Mar 15, 2017Uncategorized

In its legislative session yesterday, the Criminal Law Committee of the Illinois State Senate unanimously voted a package of three separate criminal justice reform bills, introduced by the Cook County Sheriff’s Office, out of committee.

  • Senate Bill 1980, sponsored by Senator Bill Cunningham, seeks to expand the gun offenses that qualify for no-bond status, giving judges clear discretion to hold high-level gun offenders in custody pre-trial.
  • Senate Bill 1782, sponsored by Senator Jacqueline Y. Collins, seeks to establish an expedited expungement process for those charged with retail theft, criminal trespassing, minor traffic offense and petty drug crimes whose charges are dropped whereby upon a petition filed by their attorney, a judge can order the arrests expunged automatically.
  • Senate Bill 1781, also sponsored by Senator Jacqueline Y. Collins, seeks to extend a Cook County expungement pilot program which waives the fee for a petition to expunge or seal records of arrests resulting in release without charging or arrests or charges not initiated by arrest resulting in acquittal, dismissal, or conviction when the conviction was reversed or vacated.
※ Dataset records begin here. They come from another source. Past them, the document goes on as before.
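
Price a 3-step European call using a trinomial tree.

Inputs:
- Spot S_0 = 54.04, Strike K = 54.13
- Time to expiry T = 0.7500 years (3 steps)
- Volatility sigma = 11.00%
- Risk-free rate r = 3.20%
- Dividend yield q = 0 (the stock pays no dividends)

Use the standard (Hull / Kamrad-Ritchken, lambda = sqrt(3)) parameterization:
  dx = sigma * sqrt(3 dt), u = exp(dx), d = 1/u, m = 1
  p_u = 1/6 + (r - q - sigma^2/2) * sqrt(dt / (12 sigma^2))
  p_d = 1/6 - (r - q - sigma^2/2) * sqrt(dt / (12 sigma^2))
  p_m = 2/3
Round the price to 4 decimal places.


dt = T/N = 0.250000; dx = sigma*sqrt(3*dt) = 0.095263
u = exp(dx) = 1.099948; d = 1/u = 0.909134
p_u = 0.200717, p_m = 0.666667, p_d = 0.132616
Discount per step: exp(-r*dt) = 0.992032
Stock lattice S(k, j) with j the centered position index:
  k=0: S(0,+0) = 54.0400
  k=1: S(1,-1) = 49.1296; S(1,+0) = 54.0400; S(1,+1) = 59.4412
  k=2: S(2,-2) = 44.6654; S(2,-1) = 49.1296; S(2,+0) = 54.0400; S(2,+1) = 59.4412; S(2,+2) = 65.3822
  k=3: S(3,-3) = 40.6068; S(3,-2) = 44.6654; S(3,-1) = 49.1296; S(3,+0) = 54.0400; S(3,+1) = 59.4412; S(3,+2) = 65.3822; S(3,+3) = 71.9170
Terminal payoffs V(N, j) = max(S_T - K, 0):
  V(3,-3) = 0.000000; V(3,-2) = 0.000000; V(3,-1) = 0.000000; V(3,+0) = 0.000000; V(3,+1) = 5.311183; V(3,+2) = 11.252203; V(3,+3) = 17.787016
Backward induction: V(k, j) = exp(-r*dt) * [p_u * V(k+1, j+1) + p_m * V(k+1, j) + p_d * V(k+1, j-1)]
  V(2,-2) = exp(-r*dt) * [p_u*0.000000 + p_m*0.000000 + p_d*0.000000] = 0.000000
  V(2,-1) = exp(-r*dt) * [p_u*0.000000 + p_m*0.000000 + p_d*0.000000] = 0.000000
  V(2,+0) = exp(-r*dt) * [p_u*5.311183 + p_m*0.000000 + p_d*0.000000] = 1.057552
  V(2,+1) = exp(-r*dt) * [p_u*11.252203 + p_m*5.311183 + p_d*0.000000] = 5.753090
  V(2,+2) = exp(-r*dt) * [p_u*17.787016 + p_m*11.252203 + p_d*5.311183] = 11.682146
  V(1,-1) = exp(-r*dt) * [p_u*1.057552 + p_m*0.000000 + p_d*0.000000] = 0.210577
  V(1,+0) = exp(-r*dt) * [p_u*5.753090 + p_m*1.057552 + p_d*0.000000] = 1.844960
  V(1,+1) = exp(-r*dt) * [p_u*11.682146 + p_m*5.753090 + p_d*1.057552] = 6.270088
  V(0,+0) = exp(-r*dt) * [p_u*6.270088 + p_m*1.844960 + p_d*0.210577] = 2.496363

Answer: Price = V(0,0) = 2.4964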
“These three bills move the needle in the right direction when it comes to keeping those behind bars who deserve to be, while giving relief to victims of a broken criminal justice system. I appreciate the committee’s support of this package and the leadership of Senators Collins and Cunningham” said Sheriff Dart.

In its testimony for SB1980, the Cook County Sheriff’s Office presented its own data showing that gun offenders frequently gain access to large amounts of cash and are quickly released back to the community, undermining the perceived benefits of requiring defendants to post high bonds.

The office found that nearly half of those who posted high bonds to get out of jail between January 31st and March 7th were facing high-level gun charges covered by this legislation. Of those 50 defendants, a third came up with $10,000 or more, one of which paid at least $25,000.